Le jeune professeur de 22 ans se mit sur-le-champ à l’œuvre. Son discours d’ouverture sur les réformes à apporter dans l’enseignement lui conquit l’estime et l’admiration de tous, et montra jusqu’où pouvait s’élever ce jeune homme à l’extérieur « pauvre », à la taille petite et fort peu imposante. Luther, qui était présent, comprit tout ce que la cause de la Réformation avait à gagner à l’acquisition d’un homme si nourri de science, dont le génie pénétrait si profondément la vérité, et qui, par son éducation et sa nature d’esprit, lui semblait appelé à une œuvre sœur de la sienne, l’indépendance et la réforme des lettres. Ces débuts le remplirent d’un enthousiasme qu’il ne put s’empêcher d’exprimer dans les termes les plus flatteurs pour Mélanchthon. Il témoigne, dans une lettre à son ami Spalatin, de l’accueil et de la gloire que l’orateur a obtenus, de l’étonnement où lui-même s’est trouvé en voyant tant de beaux dons s’allier à une apparence si chétive : « Habuit Philippus orationem plane eruditissimam, tan ta gratia et admiratione omnium, ut jam non tibi id cogitandum sit qua ratione eum nobis commendet : abstraximus cito opinionem et visionem staturæ et personæ, et rem ipsam in eo gratulamur et miramurg. »

g – Lettre de Luther à Spalatin, citée par Melchior Adam.

Il y avait beaucoup à faire dans le champ de travail où Mélanchthon s’engageait.
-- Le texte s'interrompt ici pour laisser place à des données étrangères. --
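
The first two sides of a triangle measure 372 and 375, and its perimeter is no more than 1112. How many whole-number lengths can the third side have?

Triangle inequality: 3 < x < 747. Perimeter ≤ 1112 gives x ≤ 1112 − 372 − 375 = 365.
So 3 < x ≤ 365; integers 4 through 365: 362 values.

362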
A part quelques esprits d’élite, la génération d’alors vivait d’un amas d’erreurs et d’ignorance. Les lettres étaient aussi négligées et défigurées que la religion : il fallait lutter contre les moines, qui ne pouvant faire partager aux princes l’éloignement ou la haine qu’ils avaient pour elles, s’efforçaient d’en éloigner les peuples ou d’en dénaturer le sens et la portée. Et les moyens de propagation manquaient ; les imprimeries étaient rares, les livres très chers et très rares aussi, les auteurs grecs surtout, comme le témoigne Vinshemius : « Je me souviens, dit-il, qu’après deux ans de séjour à Wittemberg, Mélanchthon expliquant les Philippiques de Démosthènes, nous n’étions que quatre auditeurs avec un seul exemplaire, celui de notre maître que nous étions forcés de copier sous sa dictéeh. » On sortait du moyen-âge ; le terrain n’était pas préparé. L’interprétation d’Homère, de Démosthènes, de Térence et des grands auteurs grecs et latins était pour le moins chose aussi nouvelle et aussi étrange en Allemagne que les dogmes de Luther.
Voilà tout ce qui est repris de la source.